Ülkemiz bir deprem ülkesi olup, maalesef sık sık yaşanan depremlerle büyük can ve mal kayıpları yaşanmaktadır. Yaşanan depremlerde birçok yapı ya ciddi zarar görmekte veya daha kötüsü yıkılmaktadır. Belli bir bölgede bulunan birçok yapı sağlam bir şekilde ayakta dururken yine aynı bölgede bulunan sadece bir kısım yapıların hasar görmesi söz konusu yapıların yapım/inşa sürecine bir takım sorunların olduğuna karine teşkil edecektir.
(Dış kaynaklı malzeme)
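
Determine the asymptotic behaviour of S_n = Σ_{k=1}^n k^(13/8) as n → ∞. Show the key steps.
S_n ~ (8/21) · n^(21/8)

Integral comparison: Σ_{k=1}^n k^(13/8) = ∫_0^n x^(13/8) dx + O(n^(13/8)). The integral is n^(1 + 13/8) / (1 + 13/8) = n^((13+8)/8) / ((13+8)/8) = (8/21) · n^(21/8).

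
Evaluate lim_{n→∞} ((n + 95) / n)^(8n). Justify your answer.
lim = e^760

Rewrite as (1 + 95/n)^(8n). By the standard limit (1 + x/n)^n → e^x, we have (1 + 95/n)^n → e^95, and raising to the 8th power gives e^760.
More precisely, ln[(1 + 95/n)^(8n)] = 8n · ln(1 + 95/n) = 8n · (95/n + O(1/n^2)) = 760 + O(1/n) → 760.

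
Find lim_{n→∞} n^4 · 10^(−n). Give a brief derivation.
lim = 0

Exponentials with base > 1 dominate every fixed polynomial: for any fixed c, n^c / 10^n → 0 as n → ∞ (e.g. by the ratio test, or by writing 10^n = e^(n ln 10) and noting e^(n ln 10) / n^c → ∞). Hence n^4 · 10^(−n) = n^4 / 10^n → 0.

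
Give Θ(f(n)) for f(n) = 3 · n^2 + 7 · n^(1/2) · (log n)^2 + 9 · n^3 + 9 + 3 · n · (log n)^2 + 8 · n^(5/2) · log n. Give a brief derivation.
f(n) ∈ Θ(n^3)

Compare the terms by growth order. For large n, n^a · (log n)^b dominates n^a' · (log n)^b' iff a > a', or (a = a' and b > b'). Ranking the 6 terms shows the dominant one is 9 · n^3. Hence f(n) ∈ Θ(n^3).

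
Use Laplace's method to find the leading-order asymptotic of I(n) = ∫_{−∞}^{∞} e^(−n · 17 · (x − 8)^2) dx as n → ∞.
I(n) = sqrt(π/(17n))

Here φ(x) = 17 · (x − 8)^2 has its unique minimum at x* = 8 with φ(x*) = 0 and φ''(x*) = 34. Laplace's method gives
  I(n) ~ e^(−n φ(x*)) · sqrt(2π / (n · φ''(x*))) = sqrt(2π / (34n)) = sqrt(π/(17n)).
This is exact: substituting u = (x − 8)·sqrt(17n) gives I(n) = (1/sqrt(17n)) ∫_{−∞}^{∞} e^(−u^2) du = sqrt(π/(17n)).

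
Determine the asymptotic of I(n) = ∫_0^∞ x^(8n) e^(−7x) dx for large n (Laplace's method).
I(n) ~ (sqrt(2π·8n) / 7) · (8n/(7e))^(8n)

Write the integrand as exp(8n ln x − 7x) and set f(x) = 8n ln x − 7x. Then f'(x) = 8n/x − 7 = 0 at x* = 8n/7, and f''(x*) = −8n/x*^2 = −7^2/(8n). Laplace's method (interior maximum) gives
  I(n) ~ e^(f(x*)) · sqrt(2π / |f''(x*)|)
        = exp(8n ln(8n/7) − 8n) · sqrt(2π · 8n / 7^2)
        = (8n/7)^(8n) e^(−8n) · sqrt(2π·8n) / 7
        = (sqrt(2π·8n) / 7) · (8n/(7e))^(8n).
This matches Γ(8n+1)/7^(8n+1) with Stirling applied to Γ.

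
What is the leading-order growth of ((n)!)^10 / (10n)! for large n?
((n)!)^10/(10n)! ~ ((2π·n)^(9/2) / sqrt(10)) · 10^(−10·n)  →  0

Write N = n. Stirling: N! ~ sqrt(2π N)(N/e)^N and (10N)! ~ sqrt(2π·10N)·(10N/e)^(10N).
  (N!)^10/(10N)! ~ (2π N)^(10/2) (N/e)^(10N) / [sqrt(2π·10N) (10N/e)^(10N)]
     = (2π N)^(10/2) / sqrt(2π·10N) · (N/(10N))^(10N)
     = (2π N)^((10−1)/2) / sqrt(10) · 10^(−10N).
Since 10^10 > 1, the factor 10^(−10N) decays exponentially, so the ratio → 0. Substituting N = n gives the stated form.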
Böyle bir durumda kusurlu olan müteahhitten zararın tazmininin istenebileceği açıktır.
- Sorumluluk hesabı yapılırken sadece müteahhitin sorumluluğuna değil statik proje müellifi gibi yapının yapılmasında ve sonrası denetiminde aktif olarak görev alan kişilerin de sorumlu olduğunun kabulü gerekecektir.
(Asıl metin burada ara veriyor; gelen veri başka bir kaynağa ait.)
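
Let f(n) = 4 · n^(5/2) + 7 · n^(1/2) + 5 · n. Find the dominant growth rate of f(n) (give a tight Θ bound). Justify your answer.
f(n) ∈ Θ(n^(5/2))

Compare the terms by growth order. For large n, n^a · (log n)^b dominates n^a' · (log n)^b' iff a > a', or (a = a' and b > b'). Ranking the 3 terms shows the dominant one is 4 · n^(5/2). Hence f(n) ∈ Θ(n^(5/2)).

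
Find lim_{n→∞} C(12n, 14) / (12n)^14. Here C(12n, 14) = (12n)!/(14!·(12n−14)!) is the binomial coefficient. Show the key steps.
lim = 1/14! = 1/87178291200

With N = 12n → ∞: C(N, 14) / N^14 = [N(N−1)…(N−13)] / (14! · N^14) = (1/14!) · 1 · (1 − 1/(12n)) · … · (1 − 13/(12n)). Each factor → 1 as N → ∞, so the limit is 1/14! = 1/87178291200.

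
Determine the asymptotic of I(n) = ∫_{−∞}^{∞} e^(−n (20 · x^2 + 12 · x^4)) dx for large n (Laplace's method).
I(n) ~ sqrt(π/(20n))

φ(x) = 20 · x^2 + 12 · x^4 has its unique global minimum at x* = 0 (since φ'(x) = 40x + 48x^3 = 0 only at x = 0 for real x with both coefficients positive, and φ → ∞ as |x| → ∞). At x* = 0, φ(0) = 0 and φ''(0) = 40. Laplace's method then gives
  I(n) ~ sqrt(2π / (n · φ''(0))) · e^(−n φ(0)) = sqrt(2π / (40n)) = sqrt(π/(20n)).
The 12 · x^4 term contributes only at subleading order (an O(1/n) relative correction).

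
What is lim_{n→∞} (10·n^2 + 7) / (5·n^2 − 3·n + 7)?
lim = 10/5 = 2

For large n the leading n^2 terms dominate both numerator and denominator. Dividing top and bottom by n^2, every other term tends to 0, leaving 10/5 = 2.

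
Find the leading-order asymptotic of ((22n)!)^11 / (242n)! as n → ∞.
((22n)!)^11/(242n)! ~ ((2π·22n)^(10/2) / sqrt(11)) · 11^(−11·22n)  →  0

Write N = 22n. Stirling: N! ~ sqrt(2π N)(N/e)^N and (11N)! ~ sqrt(2π·11N)·(11N/e)^(11N).
  (N!)^11/(11N)! ~ (2π N)^(11/2) (N/e)^(11N) / [sqrt(2π·11N) (11N/e)^(11N)]
     = (2π N)^(11/2) / sqrt(2π·11N) · (N/(11N))^(11N)
     = (2π N)^((11−1)/2) / sqrt(11) · 11^(−11N).
Since 11^11 > 1, the factor 11^(−11N) decays exponentially, so the ratio → 0. Substituting N = 22n gives the stated form.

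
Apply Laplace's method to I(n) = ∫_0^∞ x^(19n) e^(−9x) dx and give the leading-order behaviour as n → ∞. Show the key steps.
I(n) ~ (sqrt(2π·19n) / 9) · (19n/(9e))^(19n)

Write the integrand as exp(19n ln x − 9x) and set f(x) = 19n ln x − 9x. Then f'(x) = 19n/x − 9 = 0 at x* = 19n/9, and f''(x*) = −19n/x*^2 = −9^2/(19n). Laplace's method (interior maximum) gives
  I(n) ~ e^(f(x*)) · sqrt(2π / |f''(x*)|)
        = exp(19n ln(19n/9) − 19n) · sqrt(2π · 19n / 9^2)
        = (19n/9)^(19n) e^(−19n) · sqrt(2π·19n) / 9
        = (sqrt(2π·19n) / 9) · (19n/(9e))^(19n).
This matches Γ(19n+1)/9^(19n+1) with Stirling applied to Γ.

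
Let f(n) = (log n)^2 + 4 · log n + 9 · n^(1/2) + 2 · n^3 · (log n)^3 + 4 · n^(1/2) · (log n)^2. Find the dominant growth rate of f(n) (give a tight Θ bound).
f(n) ∈ Θ(n^3 · (log n)^3)

Compare the terms by growth order. For large n, n^a · (log n)^b dominates n^a' · (log n)^b' iff a > a', or (a = a' and b > b'). Ranking the 5 terms shows the dominant one is 2 · n^3 · (log n)^3. Hence f(n) ∈ Θ(n^3 · (log n)^3).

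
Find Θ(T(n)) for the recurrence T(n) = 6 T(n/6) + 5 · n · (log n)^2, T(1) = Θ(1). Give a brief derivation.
T(n) = Θ(n · (log n)^3)

Here log_6 6 = 1 and f(n) = 5 · n · (log n)^2 = Θ(n^(log_6 6) · (log n)^2). This is the extended Case 2 of the master theorem (f matches the critical exponent up to log factors), giving T(n) = Θ(n^(log_6 6) · (log n)^(2+1)) = Θ(n · (log n)^3).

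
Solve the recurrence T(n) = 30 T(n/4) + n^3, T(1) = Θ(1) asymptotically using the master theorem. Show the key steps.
T(n) = Θ(n^3)

log_4 30 ≈ 2.453. f(n) = n^3 dominates n^(log_4 30) since 3 > 2.453, and the regularity condition a·f(n/b) = 30·(n/4)^3 = (30/64)·n^3 ≤ c·f(n) holds with c = 30/64 ≈ 0.469 < 1. So this is Case 3: T(n) = Θ(f(n)) = Θ(n^3).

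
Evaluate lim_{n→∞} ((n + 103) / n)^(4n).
lim = e^412

Rewrite as (1 + 103/n)^(4n). By the standard limit (1 + x/n)^n → e^x, we have (1 + 103/n)^n → e^103, and raising to the 4th power gives e^412.
More precisely, ln[(1 + 103/n)^(4n)] = 4n · ln(1 + 103/n) = 4n · (103/n + O(1/n^2)) = 412 + O(1/n) → 412.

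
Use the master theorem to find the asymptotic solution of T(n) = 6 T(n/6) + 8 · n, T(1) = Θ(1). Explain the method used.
T(n) = Θ(n log n)

log_6 6 = 1, and f(n) = 8 · n = Θ(n^(log_6 6)). This is Case 2 of the master theorem: T(n) = Θ(f(n) · log n) = Θ(n log n).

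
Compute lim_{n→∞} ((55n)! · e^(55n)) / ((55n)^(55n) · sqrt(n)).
lim = sqrt(2π·55)

Stirling: (55n)! ~ sqrt(2π·55n) · (55n/e)^(55n). Hence
  (55n)! · e^(55n) / (55n)^(55n) ~ sqrt(2π·55n).
Dividing by sqrt(n): sqrt(2π·55n) / sqrt(n) = sqrt(2π·55) · n^((1−1)/2), so the limit is sqrt(2π·55).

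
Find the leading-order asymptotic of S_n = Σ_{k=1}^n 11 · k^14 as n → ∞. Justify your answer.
S_n ~ 11 · n^15 / 15

By integral comparison (Euler-Maclaurin), Σ_{k=1}^n 11 · k^14 = 11 · ∫_0^n x^14 dx + O(n^14) = 11 · n^15/15 + O(n^14). (Equivalently, Faulhaber's formula gives the same leading term.)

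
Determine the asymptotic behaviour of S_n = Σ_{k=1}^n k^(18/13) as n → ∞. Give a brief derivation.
S_n ~ (13/31) · n^(31/13)

Integral comparison: Σ_{k=1}^n k^(18/13) = ∫_0^n x^(18/13) dx + O(n^(18/13)). The integral is n^(1 + 18/13) / (1 + 18/13) = n^((18+13)/13) / ((18+13)/13) = (13/31) · n^(31/13).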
“Davacı kooperatif vekili, davalılar …, … ve …’ın kooperatif yöneticisi oldukları dönemde, kooperatif inşaatlarının, yüklenici davalı …’a yaptırıldığını, davalı …’ın da teknik uygulama sorumlusu olduğunu, yapının 26 daire, 1 kapıcı dairesi ve 1 toplantı salonundan oluştuğunu, 23.10.2011 ve 09.11.2011 tarihlerinde meydana gelen depremler sonucunda, AFAD tarafından 14 daire için yıkım, kalan diğer bağımsız bölümler için ise orta hasar kararı verildiğini(…) Dava, 23.10.2011 ve 09.11.2011 tarihli Van depremleri nedeniyle ağır hasarlanarak yıkılan ve orta hasar oluşan binaların maliki olan davacı kooperatifin, binanın imalinde kusurları olan davalılar aleyhine açtığı maddi tazminat istemine ilişkindir. (…)Yapı ruhsatında statik proje müellifi ve statik fenni mesul olarak görünen davalı …, hükme esas alınan bilirkişi raporunda, binanın iyi projelendirilmemiş olmasından dolayı statik proje müellifi olarak %2, binanın statik projesine uyulmamasından dolayı statik fenni mesul olarak %25 oranında kusurlu bulunmuş ise de 07.10.2005 tarihinde statik projeyi hazırladıktan sonra 15.12.2005 tarihinde kamu görevine atanmıştır. Binanın yapı ruhsatının bu tarihten sonra 06.01.2006 tarihinde alındığı, inşaata başlandığı ve inşaatın resmi statik fenni mesul bulunmadan tamamlandığı anlaşılmıştır. Adı geçen davalının, resmi olarak kamu görevine başlamış olması, bu duruma ilişkin o tarihte bildirim yaptığı yönünde savunmada bulunması ayrıca bu tarihten sonra inşaatta fenni mesul olarak çalıştığına dair davacı tarafından bir iddia ve isbatda bulunmadığına göre, davalı …’ın statik fenni mesul olarak sorumlu tutulmaması, sadece statik proje müellifi olarak ( %2 oranında ) sorumluluğuna gidilmesi gerekirken, bu hususun gözetilmememesi hatalı olmuştur.” (YARGITAY 23. HUKUK DAİRESİ, E. 2017/2640, K. 2020/2367, T. 30.6.2020)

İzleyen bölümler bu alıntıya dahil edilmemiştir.